Online communities where monsters gather or normal kids discover themselves as monsters. «Thinking in terms of monsters and transformation, how does this transformation happen? Many of the people who frequent these environments say they have been abused, and this is their explanation for monstrous behavior. Others are there simply because they find it fun: they have an active desire to become monstrous, to destroy within themselves the ability to empathize with others. I have no real answer to why this happens, but I thought it was worth documenting.”

And upon closer inspection it is an exceptional document, much clearer and more effective than a thousand studies. Yes, of course, we read Paolo Crepet’s essays on adolescents, and in some ways we even find them acceptable. We also read those of the great expert Gustavo Pietropolli Charmet, such as Intelligent Adolescents, in which he tries to offer an optimistic vision of today’s youth. The tragedy, however, is that only Yaeger gets to the crux of the matter. He is not a moralist, he does not judge and does not exaggerate. But it offers a despairing picture. Even if he still tries to grasp a trace of humanity in the darkness.

In Negative Space, he says, “I wanted to represent an online community not focused on mischief, but rather on processing an ongoing tragedy. It’s a form of adaptation. It may seem strange, given that it’s a forum where people try to predict who will commit suicide next, where photos of dead bodies are posted, but ultimately I think it’s a way to try to make sense of this nebulous pattern of violence, which no one understands. It’s dark humor. I often see this dark humor on social media, and Covid has only accelerated it (…). He’s cynical, but he’s not cruel or insensitive, in fact, I think the opposite is true. The present and future seem like a nightmare, in many ways, beyond our control on an individual level, and people are simply trying to figure out how to deal with it. It’s a form of solidarity, and I think it’s ultimately positive. Even when the ship is sinking, it’s nice to have someone by your side.”

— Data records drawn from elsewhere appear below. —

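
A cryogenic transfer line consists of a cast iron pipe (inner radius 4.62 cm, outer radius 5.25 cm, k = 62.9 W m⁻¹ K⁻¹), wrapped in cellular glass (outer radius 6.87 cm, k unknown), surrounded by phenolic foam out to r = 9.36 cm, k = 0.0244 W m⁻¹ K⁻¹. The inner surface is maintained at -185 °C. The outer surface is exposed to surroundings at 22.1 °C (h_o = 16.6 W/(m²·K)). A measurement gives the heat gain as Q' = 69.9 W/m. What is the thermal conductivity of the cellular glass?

ΣR = ΔT/Q' = |-185 − 22.1|/69.9 = 2.963 m·K/W
Known resistances:
  R'_cast iron = ln(0.0525/0.0462)/(2πk) = 0.1278/(2π·62.9) = 3.235×10^-4 m·K/W
  R'_phenolic foam = ln(0.0936/0.0687)/(2πk) = 0.3093/(2π·0.0244) = 2.017 m·K/W
  R'_conv,out = 1/(2πr h) = 1/(2π·0.0936·16.6) = 0.1024 m·K/W
R_cellular glass = ΣR − ΣR_known = 2.963 − 2.120 = 0.8430 m·K/W
ln(r₂/r₁)/(2πk) = 0.8430 ⇒ k = 0.2689/(2π·0.8430) = 0.0508 W/m·K

k = 0.0508 W/m·K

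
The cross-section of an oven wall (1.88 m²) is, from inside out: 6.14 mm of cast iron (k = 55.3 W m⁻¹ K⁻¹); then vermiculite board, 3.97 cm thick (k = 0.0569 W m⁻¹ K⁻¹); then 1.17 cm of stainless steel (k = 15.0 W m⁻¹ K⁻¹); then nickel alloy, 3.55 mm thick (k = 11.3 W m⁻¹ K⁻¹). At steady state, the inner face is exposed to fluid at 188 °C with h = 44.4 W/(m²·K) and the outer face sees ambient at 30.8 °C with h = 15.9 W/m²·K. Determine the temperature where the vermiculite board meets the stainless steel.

Treat each layer as a resistance in series:
  R_conv,in = 1/(hA) = 1/(44.4·1.88) = 0.01198 K/W
  R_cast iron = L/(kA) = 0.00614/(55.3·1.88) = 5.906×10^-5 K/W
  R_vermiculite board = L/(kA) = 0.0397/(0.0569·1.88) = 0.3711 K/W
  R_stainless steel = L/(kA) = 0.0117/(15.0·1.88) = 4.149×10^-4 K/W
  R_nickel alloy = L/(kA) = 0.00355/(11.3·1.88) = 1.671×10^-4 K/W
  R_conv,out = 1/(hA) = 1/(15.9·1.88) = 0.03345 K/W
ΣR = 0.01198 + 5.906×10^-5 + 0.3711 + 4.149×10^-4 + 1.671×10^-4 + 0.03345 = 0.4172 K/W
Q = ΔT/ΣR = (188 °C − 30.8 °C)/0.4172 = 376.8 W
From the inner boundary to the vermiculite board/stainless steel interface, ΣR_partial = 0.3831 K/W.
T_interface = T_in − Q·ΣR_partial = 188 °C − (376.8)(0.3831) = 43.6 °C

T = 43.6 °C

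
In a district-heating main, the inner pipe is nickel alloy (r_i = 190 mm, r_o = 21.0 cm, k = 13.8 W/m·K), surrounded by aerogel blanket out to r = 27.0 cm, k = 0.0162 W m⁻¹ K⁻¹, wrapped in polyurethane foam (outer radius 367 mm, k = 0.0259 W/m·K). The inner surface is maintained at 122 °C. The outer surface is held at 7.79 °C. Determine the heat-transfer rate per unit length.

Q' = 26.2 W/m

Treat each layer as a resistance in series:
  R'_nickel alloy = ln(0.210/0.190)/(2πk) = 0.1001/(2π·13.8) = 0.001154 m·K/W
  R'_aerogel blanket = ln(0.270/0.210)/(2πk) = 0.2513/(2π·0.0162) = 2.469 m·K/W
  R'_polyurethane foam = ln(0.367/0.270)/(2πk) = 0.3069/(2π·0.0259) = 1.886 m·K/W
ΣR = 0.001154 + 2.469 + 1.886 = 4.356 m·K/W
Q' = ΔT/ΣR = (122 °C − 7.79 °C)/4.356 = 26.2 W/m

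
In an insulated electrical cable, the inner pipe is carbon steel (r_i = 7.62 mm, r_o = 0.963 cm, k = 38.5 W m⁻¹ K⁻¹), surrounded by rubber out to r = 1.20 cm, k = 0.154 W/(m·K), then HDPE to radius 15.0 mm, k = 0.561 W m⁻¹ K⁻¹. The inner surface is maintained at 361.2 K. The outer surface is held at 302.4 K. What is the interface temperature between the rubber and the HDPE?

T = 315.2 K

Resistance network (inner→outer):
  R'_carbon steel = ln(0.00963/0.00762)/(2πk) = 0.2341/(2π·38.5) = 9.678×10^-4 m·K/W
  R'_rubber = ln(0.0120/0.00963)/(2πk) = 0.2200/(2π·0.154) = 0.2274 m·K/W
  R'_HDPE = ln(0.0150/0.0120)/(2πk) = 0.2231/(2π·0.561) = 0.06331 m·K/W
ΣR = 9.678×10^-4 + 0.2274 + 0.06331 = 0.2917 m·K/W
Q' = ΔT/ΣR = (361.2 K − 302.4 K)/0.2917 = 201.6 W/m
From the inner boundary to the rubber/HDPE interface, ΣR_partial = 0.2284 m·K/W.
T_interface = T_in − Q'·ΣR_partial = 361.2 K − (201.6)(0.2284) = 315.2 K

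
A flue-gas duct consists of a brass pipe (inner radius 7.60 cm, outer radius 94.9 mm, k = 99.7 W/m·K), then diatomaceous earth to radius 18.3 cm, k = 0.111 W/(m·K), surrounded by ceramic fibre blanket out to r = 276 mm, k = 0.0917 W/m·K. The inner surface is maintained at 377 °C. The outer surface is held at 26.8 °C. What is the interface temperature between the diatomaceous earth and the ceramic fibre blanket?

Treat each layer as a resistance in series:
  R'_brass = ln(0.0949/0.0760)/(2πk) = 0.2221/(2π·99.7) = 3.545×10^-4 m·K/W
  R'_diatomaceous earth = ln(0.183/0.0949)/(2πk) = 0.6567/(2π·0.111) = 0.9415 m·K/W
  R'_ceramic fibre blanket = ln(0.276/0.183)/(2πk) = 0.4109/(2π·0.0917) = 0.7132 m·K/W
ΣR = 3.545×10^-4 + 0.9415 + 0.7132 = 1.655 m·K/W
Q' = ΔT/ΣR = (377 °C − 26.8 °C)/1.655 = 211.6 W/m
From the inner boundary to the diatomaceous earth/ceramic fibre blanket interface, ΣR_partial = 0.9419 m·K/W.
T_interface = T_in − Q'·ΣR_partial = 377 °C − (211.6)(0.9419) = 178 °C

T = 178 °C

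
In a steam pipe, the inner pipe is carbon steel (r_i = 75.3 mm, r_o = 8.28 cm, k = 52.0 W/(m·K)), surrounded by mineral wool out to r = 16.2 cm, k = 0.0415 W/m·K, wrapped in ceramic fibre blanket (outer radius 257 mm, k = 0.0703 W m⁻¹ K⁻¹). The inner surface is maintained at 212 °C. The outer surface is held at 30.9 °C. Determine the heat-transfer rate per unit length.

Series thermal resistances, inner to outer:
  R'_carbon steel = ln(0.0828/0.0753)/(2πk) = 0.09495/(2π·52.0) = 2.906×10^-4 m·K/W
  R'_mineral wool = ln(0.162/0.0828)/(2πk) = 0.6712/(2π·0.0415) = 2.574 m·K/W
  R'_ceramic fibre blanket = ln(0.257/0.162)/(2πk) = 0.4615/(2π·0.0703) = 1.045 m·K/W
ΣR = 2.906×10^-4 + 2.574 + 1.045 = 3.619 m·K/W
Q' = ΔT/ΣR = (212 °C − 30.9 °C)/3.619 = 50.0 W/m

Q' = 50.0 W/m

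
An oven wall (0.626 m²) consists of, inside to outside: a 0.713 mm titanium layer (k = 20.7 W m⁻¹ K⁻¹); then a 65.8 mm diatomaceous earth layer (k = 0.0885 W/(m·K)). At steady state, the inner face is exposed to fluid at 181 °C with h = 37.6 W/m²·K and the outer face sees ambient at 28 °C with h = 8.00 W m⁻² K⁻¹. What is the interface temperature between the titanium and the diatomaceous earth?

Resistance network (inner→outer):
  R_conv,in = 1/(hA) = 1/(37.6·0.626) = 0.04249 K/W
  R_titanium = L/(kA) = 7.13×10^-4/(20.7·0.626) = 5.502×10^-5 K/W
  R_diatomaceous earth = L/(kA) = 0.0658/(0.0885·0.626) = 1.188 K/W
  R_conv,out = 1/(hA) = 1/(8.00·0.626) = 0.1997 K/W
ΣR = 0.04249 + 5.502×10^-5 + 1.188 + 0.1997 = 1.430 K/W
Q = ΔT/ΣR = (181 °C − 28 °C)/1.430 = 107.0 W
From the inner boundary to the titanium/diatomaceous earth interface, ΣR_partial = 0.04255 K/W.
T_interface = T_in − Q·ΣR_partial = 181 °C − (107.0)(0.04255) = 176 °C

T = 176 °C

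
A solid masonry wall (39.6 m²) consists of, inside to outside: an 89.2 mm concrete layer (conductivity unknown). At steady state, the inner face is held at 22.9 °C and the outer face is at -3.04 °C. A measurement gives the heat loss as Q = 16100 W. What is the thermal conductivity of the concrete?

ΣR = ΔT/Q = |22.9 − -3.04|/16100 = 0.001611 K/W
L/(kA) = 0.001611 ⇒ k = 0.0892/(0.001611·39.6) = 1.40 W/m·K

k = 1.40 W/m·K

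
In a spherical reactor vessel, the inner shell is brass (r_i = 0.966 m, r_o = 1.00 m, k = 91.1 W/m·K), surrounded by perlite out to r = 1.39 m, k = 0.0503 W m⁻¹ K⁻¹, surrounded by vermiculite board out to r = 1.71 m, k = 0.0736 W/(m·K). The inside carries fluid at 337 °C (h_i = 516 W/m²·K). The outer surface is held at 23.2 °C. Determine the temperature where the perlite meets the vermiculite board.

Resistance network (inner→outer):
  R_conv,in = 1/(4πr²h) = 1/(4π·0.966²·516) = 1.653×10^-4 K/W
  R_brass = (1/0.966 − 1/1.00)/(4πk) = 0.03520/(4π·91.1) = 3.074×10^-5 K/W
  R_perlite = (1/1.00 − 1/1.39)/(4πk) = 0.2806/(4π·0.0503) = 0.4439 K/W
  R_vermiculite board = (1/1.39 − 1/1.71)/(4πk) = 0.1346/(4π·0.0736) = 0.1456 K/W
ΣR = 1.653×10^-4 + 3.074×10^-5 + 0.4439 + 0.1456 = 0.5897 K/W
Q = ΔT/ΣR = (337 °C − 23.2 °C)/0.5897 = 532.1 W
From the inner boundary to the perlite/vermiculite board interface, ΣR_partial = 0.4441 K/W.
T_interface = T_in − Q·ΣR_partial = 337 °C − (532.1)(0.4441) = 101 °C

T = 101 °C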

The point, however, is that the ship is sinking. Yaeger does not diagnose. It simply describes an existential malaise that cannot find peace.

Gus Van Sant managed to do something similar with Elephant, a brutal film about school shooters. Many years have passed, and the overall picture has not improved. Even Larry Clark, in a disturbing film like Ken Park, had captured the symptoms of a Western alienation that started from adults and moved to children. Even in that case, time has only confirmed the intuitions.

More recent (2023) is The teachers’ room by Ilker Çatak, a German of Turkish origins. It deserves to be seen on Raiplay because it perfectly describes the collapse of a school in which authority has simply evaporated and in which adults are unable to control the students in any way. They don’t understand them, they don’t educate them, they are even victims of them. You watch the film and think that this is the product of decades of political correctness, the terminal phase of a do-gooder society curled up on itself. But then you read Yaeger and you understand that perhaps the worst is yet to come.

Perhaps, one might say, the true and most pervasive horror that emerges from all these works and that no analyst really grasps is only one: the lack of meaning. In a world where authority, truth and purpose do not exist, everything becomes not so much permissible as useless and destructible. Violence inflicted on oneself, or on others, is automatic and inevitable, torpor and the abyss are outside the door.